Every so often, I have the privilege of being invited to a really classy dinner or party.
Most of the time, I’m completely out of my element when I’m at these events, so I do my best to “find a darkened corner” – to quote Johnny Cash - or identify someone in the crowd who looks as out of their element as I do.
Such was the case this past weekend, when Callie and I were invited to her cousin’s 50th wedding anniversary party in south Alabama.
They are as fantastic and hospitable a couple as you’ll ever meet, but I knew this was going to be a really classy event, so I immediately started to formulate a game plan when we arrived.
I want to make it clear. Everyone there was as friendly as they could be. I’ve just never been comfortable in social situations, especially when I don’t know most of the people in attendance.
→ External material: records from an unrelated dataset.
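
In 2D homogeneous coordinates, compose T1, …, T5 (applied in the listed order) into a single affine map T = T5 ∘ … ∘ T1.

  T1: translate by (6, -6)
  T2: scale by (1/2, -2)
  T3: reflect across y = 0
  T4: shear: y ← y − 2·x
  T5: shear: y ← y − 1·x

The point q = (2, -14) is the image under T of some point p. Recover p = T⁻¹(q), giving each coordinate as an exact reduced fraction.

T1 = [1 0 6; 0 1 -6; 0 0 1]
T2·T1 = [1/2 0 3; 0 -2 12; 0 0 1]
T3·…·T1 = [1/2 0 3; 0 2 -12; 0 0 1]
T4·…·T1 = [1/2 0 3; -1 2 -18; 0 0 1]
T5·…·T1 = [1/2 0 3; -3/2 2 -21; 0 0 1]
det M = 1; M⁻¹ = [2 0 -6; 3/2 1/2 6; 0 0 1]
M⁻¹ · (2, -14)ᵀ = (-2, 2)ᵀ

p = (-2, 2)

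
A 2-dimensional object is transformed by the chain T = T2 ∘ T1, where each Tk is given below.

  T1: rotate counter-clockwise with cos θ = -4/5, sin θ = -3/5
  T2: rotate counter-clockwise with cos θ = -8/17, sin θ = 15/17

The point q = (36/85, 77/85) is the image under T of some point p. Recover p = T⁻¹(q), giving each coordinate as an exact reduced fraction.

T1 = [-4/5 3/5 0; -3/5 -4/5 0; 0 0 1]
T2·T1 = [77/85 36/85 0; -36/85 77/85 0; 0 0 1]
det M = 1; M⁻¹ = [77/85 -36/85 0; 36/85 77/85 0; 0 0 1]
M⁻¹ · (36/85, 77/85)ᵀ = (0, 1)ᵀ

p = (0, 1)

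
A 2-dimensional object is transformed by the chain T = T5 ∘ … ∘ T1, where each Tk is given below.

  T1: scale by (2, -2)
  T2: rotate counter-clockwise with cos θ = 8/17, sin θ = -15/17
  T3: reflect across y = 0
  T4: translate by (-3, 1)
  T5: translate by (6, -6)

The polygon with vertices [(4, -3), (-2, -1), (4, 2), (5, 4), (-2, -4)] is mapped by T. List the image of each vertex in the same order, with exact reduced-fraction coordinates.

image vertices: (205/17, -13/17), (49/17, -161/17), (55/17, 67/17), (11/17, 129/17), (139/17, -209/17)

T1 scale by (2, -2): (4, -3) → (8, 6); (-2, -1) → (-4, 2); (4, 2) → (8, -4); (5, 4) → (10, -8); (-2, -4) → (-4, 8)
T2 rotate counter-clockwise with cos θ = 8/17, sin θ = -15/17: (8, 6) → (154/17, -72/17); (-4, 2) → (-2/17, 76/17); (8, -4) → (4/17, -152/17); (10, -8) → (-40/17, -214/17); (-4, 8) → (88/17, 124/17)
T3 reflect across y = 0: (154/17, -72/17) → (154/17, 72/17); (-2/17, 76/17) → (-2/17, -76/17); (4/17, -152/17) → (4/17, 152/17); (-40/17, -214/17) → (-40/17, 214/17); (88/17, 124/17) → (88/17, -124/17)
T4 translate by (-3, 1): (154/17, 72/17) → (103/17, 89/17); (-2/17, -76/17) → (-53/17, -59/17); (4/17, 152/17) → (-47/17, 169/17); (-40/17, 214/17) → (-91/17, 231/17); (88/17, -124/17) → (37/17, -107/17)
T5 translate by (6, -6): (103/17, 89/17) → (205/17, -13/17); (-53/17, -59/17) → (49/17, -161/17); (-47/17, 169/17) → (55/17, 67/17); (-91/17, 231/17) → (11/17, 129/17); (37/17, -107/17) → (139/17, -209/17)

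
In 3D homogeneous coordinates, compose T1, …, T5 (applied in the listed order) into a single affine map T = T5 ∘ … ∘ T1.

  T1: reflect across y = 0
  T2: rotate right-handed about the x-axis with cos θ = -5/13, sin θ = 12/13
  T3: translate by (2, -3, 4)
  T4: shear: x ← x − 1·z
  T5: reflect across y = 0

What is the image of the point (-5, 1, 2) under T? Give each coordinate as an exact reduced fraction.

T1 reflect across y = 0: (-5, 1, 2) → (-5, -1, 2)
T2 rotate right-handed about the x-axis with cos θ = -5/13, sin θ = 12/13: (-5, -1, 2) → (-5, -19/13, -22/13)
T3 translate by (2, -3, 4): (-5, -19/13, -22/13) → (-3, -58/13, 30/13)
T4 shear: x ← x − 1·z: (-3, -58/13, 30/13) → (-69/13, -58/13, 30/13)
T5 reflect across y = 0: (-69/13, -58/13, 30/13) → (-69/13, 58/13, 30/13)

T(p) = (-69/13, 58/13, 30/13)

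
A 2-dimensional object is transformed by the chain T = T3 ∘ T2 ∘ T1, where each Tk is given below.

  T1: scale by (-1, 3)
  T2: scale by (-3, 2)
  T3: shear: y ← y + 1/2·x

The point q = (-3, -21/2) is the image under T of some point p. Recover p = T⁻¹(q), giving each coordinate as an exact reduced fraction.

p = (-1, -3/2)

T1 = [-1 0 0; 0 3 0; 0 0 1]
T2·T1 = [3 0 0; 0 6 0; 0 0 1]
T3·…·T1 = [3 0 0; 3/2 6 0; 0 0 1]
det M = 18; M⁻¹ = [1/3 0 0; -1/12 1/6 0; 0 0 1]
M⁻¹ · (-3, -21/2)ᵀ = (-1, -3/2)ᵀ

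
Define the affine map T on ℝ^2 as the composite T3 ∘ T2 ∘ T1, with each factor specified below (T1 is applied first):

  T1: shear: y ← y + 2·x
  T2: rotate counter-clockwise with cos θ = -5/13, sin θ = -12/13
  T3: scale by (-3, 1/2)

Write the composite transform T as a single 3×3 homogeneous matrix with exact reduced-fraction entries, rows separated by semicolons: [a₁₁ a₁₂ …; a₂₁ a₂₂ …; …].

T1 = [1 0 0; 2 1 0; 0 0 1]
T2·T1 = [19/13 12/13 0; -22/13 -5/13 0; 0 0 1]
T3·…·T1 = [-57/13 -36/13 0; -11/13 -5/26 0; 0 0 1]

T = [-57/13 -36/13 0; -11/13 -5/26 0; 0 0 1]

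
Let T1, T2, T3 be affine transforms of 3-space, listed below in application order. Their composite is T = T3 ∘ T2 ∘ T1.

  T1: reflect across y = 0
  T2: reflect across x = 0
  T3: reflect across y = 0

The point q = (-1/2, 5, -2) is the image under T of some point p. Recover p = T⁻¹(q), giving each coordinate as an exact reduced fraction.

T1 = [1 0 0 0; 0 -1 0 0; 0 0 1 0; 0 0 0 1]
T2·T1 = [-1 0 0 0; 0 -1 0 0; 0 0 1 0; 0 0 0 1]
T3·…·T1 = [-1 0 0 0; 0 1 0 0; 0 0 1 0; 0 0 0 1]
det M = -1; M⁻¹ = [-1 0 0 0; 0 1 0 0; 0 0 1 0; 0 0 0 1]
M⁻¹ · (-1/2, 5, -2)ᵀ = (1/2, 5, -2)ᵀ

p = (1/2, 5, -2)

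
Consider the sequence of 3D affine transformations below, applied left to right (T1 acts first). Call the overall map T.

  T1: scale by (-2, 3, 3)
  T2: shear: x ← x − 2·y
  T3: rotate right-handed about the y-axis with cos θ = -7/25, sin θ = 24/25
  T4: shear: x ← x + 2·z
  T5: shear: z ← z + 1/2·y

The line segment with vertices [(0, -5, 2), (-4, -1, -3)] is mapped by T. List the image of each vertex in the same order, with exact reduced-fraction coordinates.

T1 scale by (-2, 3, 3): (0, -5, 2) → (0, -15, 6); (-4, -1, -3) → (8, -3, -9)
T2 shear: x ← x − 2·y: (0, -15, 6) → (30, -15, 6); (8, -3, -9) → (14, -3, -9)
T3 rotate right-handed about the y-axis with cos θ = -7/25, sin θ = 24/25: (30, -15, 6) → (-66/25, -15, -762/25); (14, -3, -9) → (-314/25, -3, -273/25)
T4 shear: x ← x + 2·z: (-66/25, -15, -762/25) → (-318/5, -15, -762/25); (-314/25, -3, -273/25) → (-172/5, -3, -273/25)
T5 shear: z ← z + 1/2·y: (-318/5, -15, -762/25) → (-318/5, -15, -1899/50); (-172/5, -3, -273/25) → (-172/5, -3, -621/50)

image vertices: (-318/5, -15, -1899/50), (-172/5, -3, -621/50)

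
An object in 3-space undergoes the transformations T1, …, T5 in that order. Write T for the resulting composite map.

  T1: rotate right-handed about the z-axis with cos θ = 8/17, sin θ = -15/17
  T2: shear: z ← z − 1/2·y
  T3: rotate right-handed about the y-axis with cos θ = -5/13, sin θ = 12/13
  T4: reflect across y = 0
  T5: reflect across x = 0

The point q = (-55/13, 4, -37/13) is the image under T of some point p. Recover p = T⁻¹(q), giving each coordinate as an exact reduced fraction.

p = (4, -1, 3)

T1 = [8/17 15/17 0 0; -15/17 8/17 0 0; 0 0 1 0; 0 0 0 1]
T2·T1 = [8/17 15/17 0 0; -15/17 8/17 0 0; 15/34 -4/17 1 0; 0 0 0 1]
T3·…·T1 = [50/221 -123/221 12/13 0; -15/17 8/17 0 0; -267/442 -160/221 -5/13 0; 0 0 0 1]
T4·…·T1 = [50/221 -123/221 12/13 0; 15/17 -8/17 0 0; -267/442 -160/221 -5/13 0; 0 0 0 1]
T5·…·T1 = [-50/221 123/221 -12/13 0; 15/17 -8/17 0 0; -267/442 -160/221 -5/13 0; 0 0 0 1]
det M = 1; M⁻¹ = [40/221 15/17 -96/221 0; 75/221 -8/17 -180/221 0; -12/13 -1/2 -5/13 0; 0 0 0 1]
M⁻¹ · (-55/13, 4, -37/13)ᵀ = (4, -1, 3)ᵀ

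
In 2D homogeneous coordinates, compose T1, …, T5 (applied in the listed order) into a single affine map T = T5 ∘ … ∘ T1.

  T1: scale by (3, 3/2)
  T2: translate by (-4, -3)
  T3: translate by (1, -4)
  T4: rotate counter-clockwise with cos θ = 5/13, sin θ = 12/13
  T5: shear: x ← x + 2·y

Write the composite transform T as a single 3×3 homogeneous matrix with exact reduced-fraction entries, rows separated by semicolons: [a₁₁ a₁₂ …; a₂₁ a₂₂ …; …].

T = [87/13 -3/13 -73/13; 36/13 15/26 -71/13; 0 0 1]

T1 = [3 0 0; 0 3/2 0; 0 0 1]
T2·T1 = [3 0 -4; 0 3/2 -3; 0 0 1]
T3·…·T1 = [3 0 -3; 0 3/2 -7; 0 0 1]
T4·…·T1 = [15/13 -18/13 69/13; 36/13 15/26 -71/13; 0 0 1]
T5·…·T1 = [87/13 -3/13 -73/13; 36/13 15/26 -71/13; 0 0 1]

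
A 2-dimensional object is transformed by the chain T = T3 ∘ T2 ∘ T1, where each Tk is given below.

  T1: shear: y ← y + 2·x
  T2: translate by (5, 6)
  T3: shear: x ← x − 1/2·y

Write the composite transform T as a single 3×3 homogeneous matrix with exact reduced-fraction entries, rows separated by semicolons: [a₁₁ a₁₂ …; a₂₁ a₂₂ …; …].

T1 = [1 0 0; 2 1 0; 0 0 1]
T2·T1 = [1 0 5; 2 1 6; 0 0 1]
T3·…·T1 = [0 -1/2 2; 2 1 6; 0 0 1]

T = [0 -1/2 2; 2 1 6; 0 0 1]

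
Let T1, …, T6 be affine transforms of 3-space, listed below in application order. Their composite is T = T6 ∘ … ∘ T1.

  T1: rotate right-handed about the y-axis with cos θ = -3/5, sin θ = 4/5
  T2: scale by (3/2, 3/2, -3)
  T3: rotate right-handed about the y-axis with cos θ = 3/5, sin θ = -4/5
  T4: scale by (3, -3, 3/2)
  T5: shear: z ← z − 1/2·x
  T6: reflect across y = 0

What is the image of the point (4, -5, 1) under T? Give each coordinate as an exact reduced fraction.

T1 rotate right-handed about the y-axis with cos θ = -3/5, sin θ = 4/5: (4, -5, 1) → (-8/5, -5, -19/5)
T2 scale by (3/2, 3/2, -3): (-8/5, -5, -19/5) → (-12/5, -15/2, 57/5)
T3 rotate right-handed about the y-axis with cos θ = 3/5, sin θ = -4/5: (-12/5, -15/2, 57/5) → (-264/25, -15/2, 123/25)
T4 scale by (3, -3, 3/2): (-264/25, -15/2, 123/25) → (-792/25, 45/2, 369/50)
T5 shear: z ← z − 1/2·x: (-792/25, 45/2, 369/50) → (-792/25, 45/2, 1161/50)
T6 reflect across y = 0: (-792/25, 45/2, 1161/50) → (-792/25, -45/2, 1161/50)

T(p) = (-792/25, -45/2, 1161/50)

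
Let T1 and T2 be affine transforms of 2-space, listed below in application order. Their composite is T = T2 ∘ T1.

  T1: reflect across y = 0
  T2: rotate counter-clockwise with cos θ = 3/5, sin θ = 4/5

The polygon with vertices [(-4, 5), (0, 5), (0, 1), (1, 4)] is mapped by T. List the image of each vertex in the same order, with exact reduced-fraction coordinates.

image vertices: (8/5, -31/5), (4, -3), (4/5, -3/5), (19/5, -8/5)

T1 reflect across y = 0: (-4, 5) → (-4, -5); (0, 5) → (0, -5); (0, 1) → (0, -1); (1, 4) → (1, -4)
T2 rotate counter-clockwise with cos θ = 3/5, sin θ = 4/5: (-4, -5) → (8/5, -31/5); (0, -5) → (4, -3); (0, -1) → (4/5, -3/5); (1, -4) → (19/5, -8/5)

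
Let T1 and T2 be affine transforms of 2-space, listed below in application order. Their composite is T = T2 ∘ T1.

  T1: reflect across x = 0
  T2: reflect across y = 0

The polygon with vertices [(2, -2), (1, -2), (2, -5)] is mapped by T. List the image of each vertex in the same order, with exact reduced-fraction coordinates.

T1 reflect across x = 0: (2, -2) → (-2, -2); (1, -2) → (-1, -2); (2, -5) → (-2, -5)
T2 reflect across y = 0: (-2, -2) → (-2, 2); (-1, -2) → (-1, 2); (-2, -5) → (-2, 5)

image vertices: (-2, 2), (-1, 2), (-2, 5)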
I grabbed a cold beverage and sat beneath the giant tent in the backyard. This really didn’t help, because in my attempt to dress nicely, I was already sweating through the button-up dress shirt I had on.
A brief Gulf Coast rainstorm forced most of the party onto the porch of this beautiful riverside home. Callie and I, along with Ellie and Sarah and my in-laws, found a secluded screened-in area of the porch, and I was determined to hold my ground.
Just before dark, a buffet dinner was served, and I got up ever so briefly to fix a plate.
When I returned, there was a man in my seat, thumping his cigarette ashes into my empty Michelob Ultra can.
I started up a conversation with the man, who identified himself as Buster.
I could tell right off that this was my kind of guy, or at least we were equally out of our element.
“I would have been here earlier, but I was at church service tonight,” he said, with a thick southern drawl. “I’m an LEM. I’m sort of a bartender at communion.”
I gathered from this short dialogue that he is Episcopalian.
“LEM? What does that stand for?” I asked him, trying to give the conversation some momentum. He was halfway done with his cigarette, and I didn’t want to lose him after the last puff.
“Lay…Eucharistic…Minister?” he replied.
It took him a minute.
About that time, we were interrupted by a really ritzy-looking gent, who was decked out in white slacks, a white dress shirt and expensive sunglasses. He looked to be about 65 to 70 years old and in a much higher tithing bracket than myself.
He started talking to Buster about some excess fish that he had in his freezer that he wanted to donate, I guess for a church event, to which Buster gleefully accepted.
Then the man asked him, “did you get that shirt that I dropped off for you?”
“Yeah, I got it,” Buster said back to him. “I liked it, but my neighbor liked it even more, so I gave it to him.”
“I beg your pardon,” the man snapped.
“Yeah, he told me how much he liked it, so I told him to take it home with him,” Buster explained.
“What, you gave it to him off your back?” the man asked.
“No, it was just sitting there on my kitchen table,” Buster explained. “He said ‘I really like that shirt,’ so I said ‘take it home with you.’”
The man was noticeably offended by this point, and Buster tried with all his might to remove his foot from his mouth.
“You see, I don’t wear shirts without pockets,” Buster said. “I can’t stand them.”
The man and I both looked at Buster’s attire, and what do ya know, he was wearing a pocketless shirt.
Buster looked desperate.
“The only reason I’m wearing this shirt here without a pocket is because my wife made me,” Buster said. It was too late. He had managed to cram both feet in his mouth at the same time.
The man turned around and let the screen door slam behind him, and I continued my conversation with Buster.
“So you’re a lay leader in the Episcopal Church?” I said.
“Yes sir,” he said proudly. “I can give communion, and I can give you your last rights.”
Given how I was in need of just one of those services at the time, I took the conversation down the path of communion.
“Now you don’t have to be Episcopalian to take communion at our church,” he assured me. “Just as long as you’re a baptized Christian, we don’t care. You can be Baptist, Methodist or Orthodox Jew. We don’t care, as long as you’re a Christian.”
By this time, he had finished his cigarette and was getting up to leave, but his parting words were a reminder that he was qualified to give me my last rights should the opportunity ever arise.
That entire sequence of events took all of six minutes, but it relaxed me enough to where I was comfortable mingling about for the rest of the night.
By the end of the night, I realized that even if I did feel out of place, I left with both feet on the floor and not in my mouth.